寄席文字の魅力をさらに掘り下げる第二弾では、橘右之吉師匠の修行体験や芸人たちとの交流を通して、“筆一本に込められた覚悟”を描き出します。掃除や所作にまで意味を宿した弟子時代の学び、名札や看板に刻まれる祈り、そして芸人と文化をつなぐ一字の重み。寄席文字は単なるデザインではなく、人を結び人生を映す「生きた文化」でした!
※寄席文字…寄席の番付やチラシなど、落語の世界で用いられる独特の書体。太く、余白が少なく、右肩上がりに描くのが特徴で、客入りを祈る縁起を担いで書かれます。
師匠が文字の道に入るきっかけは、意外にも銭湯でした。壁に飾られていた寄席文字に心を奪われ、「自分も書いてみたい」と思ったことが始まりだったのです。やがて橘右近師匠に入門し、筆一本で生きる道を選択。文字が単なる趣味ではなく、人生を切り拓く仕事となるまでの原点には、庶民の日常に根ざした出会いがありました。

入門後の修業は、筆を握ることよりもまず「人としての基礎」を叩き込まれる日々。掃除の仕方、水の扱い、座り方や立ち居振る舞い。生活すべてが修行だったのです。師匠から繰り返し言われたのは「字は心を映す」ということ。形をなぞるだけではなく、所作や姿勢が文字に表れるという教えは、寄席文字を超えて“生き方”そのものを学ぶ時間でした!

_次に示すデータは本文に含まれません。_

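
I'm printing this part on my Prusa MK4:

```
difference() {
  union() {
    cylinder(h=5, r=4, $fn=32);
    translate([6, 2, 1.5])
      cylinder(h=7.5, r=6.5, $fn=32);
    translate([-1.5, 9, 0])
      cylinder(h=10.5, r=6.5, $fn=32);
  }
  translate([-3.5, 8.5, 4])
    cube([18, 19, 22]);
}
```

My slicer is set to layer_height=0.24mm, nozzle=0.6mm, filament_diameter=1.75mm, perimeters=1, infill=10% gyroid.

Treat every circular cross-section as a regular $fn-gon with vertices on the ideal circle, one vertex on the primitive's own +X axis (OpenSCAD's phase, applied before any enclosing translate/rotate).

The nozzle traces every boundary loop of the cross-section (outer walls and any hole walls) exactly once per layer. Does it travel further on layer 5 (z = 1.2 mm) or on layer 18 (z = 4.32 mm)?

Layer 5 (z = 1.2): the cylinder: section is a regular 32-gon, circumradius r=4 (perimeter = 2·32·4.000·sin(180°/32) = 25.09 mm); the cylinder at (6, 2) does not reach this height (z outside [1.5, 9]); the r=6.5 cylinder at (-1.5, 9) contributes a regular 32-gon of circumradius 6.5 (perimeter = 2·32·6.500·sin(180°/32) = 40.78 mm); Taking the union: the regions partially overlap (shared area 4.49 mm²), so the edge portions inside another operand are dropped and the merged outline is re-measured after clipping — boundary = 55.47 mm; the cube at (-3.5, 8.5) does not reach this height (z outside [4, 26]); After the difference (first − rest): none of the subtracted shapes is present at this height, so that combined region is unchanged — boundary = 55.47 mm. So its perimeter = 55.47 mm. Layer 18 (z = 4.32): the cylinder: section is a regular 32-gon, circumradius r=4 (perimeter = 2·32·4.000·sin(180°/32) = 25.09 mm); the r=6.5 cylinder at (6, 2) gives a regular 32-gon of circumradius 6.5 (constant along its height) (perimeter = 2·32·6.500·sin(180°/32) = 40.78 mm); the cylinder at (-1.5, 9): section is a regular 32-gon, circumradius r=6.5 (perimeter = 2·32·6.500·sin(180°/32) = 40.78 mm); Taking the union: the regions partially overlap (shared area 39.96 mm²), so the edge portions inside another operand are dropped and the merged outline is re-measured after clipping — boundary = 66.78 mm; the 18×19 cube at (-3.5, 8.5) contributes its full rectangle (perimeter 74.00 mm); After the difference (first − rest): starting from the result so far, the 18×19 cube at (-3.5, 8.5) partially overlaps it — only the 49.96 mm² overlap (of its 342.00 mm²) is removed, clipping the outline — boundary = 69.15 mm. So its perimeter = 69.15 mm. Layer 18 is larger (69.15 vs 55.47 mm).

layer 18 (z = 4.32 mm)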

寄席文字が芸人の人生に深く関わることを象徴するのが、名人たちとの逸話です。なかでも立川談志のエピソードは印象的でした。ある日、掲げられた看板の文字を見て「今日はもういい」と言い残し、そのまま帰ってしまったのです。それほどまでに、芸人たちは寄席文字を芸の空気や舞台の格と重ねて見ていたのだと言えます。一字に込められた力が、人の心と場の流れを左右する。寄席文字の奥深さがそこにありました。

「江戸文字書家になった経緯」
銭湯から始まった書家の人生
「ゼロから教わった修業時代」
師匠・橘右近から教わったこととは?
「名人との思い出」看板を見て立川談志が帰ってしまった理由
看板を見て立川談志が帰ってしまった理由
第二弾を通して強く感じたのは、「寄席文字は人生そのものを映す鏡だ」ということでした。銭湯での偶然の出会いから始まった師匠の歩み、掃除や所作にまで意味を込める修行の日々、そして看板を見ただけで芸人の心を動かしたという談志師匠の逸話。その一つひとつが、文字が単なる記号ではなく、人の心や場の空気を左右する“生きた存在”であることを教えてくれます。私たちが普段何気なく見ている看板やフォントにも、もしかしたら人の覚悟や物語が宿っているのかもしれません。そう考えると、街を歩く視線さえ少し変わる。そんな気づきを与えてくれる時間でした。
東京都台東区出身の寄席文字書家。1965年に橘右近へ入門し、1969年に「橘右之吉」を襲名。国立劇場や演芸場のポスター題字、社寺の奉納額など幅広く手がける。ミニ千社札や「消し札」を考案するなど新しい試みにも挑み、伝統と現代をつなぐ筆仕事で多くの人々を魅了している。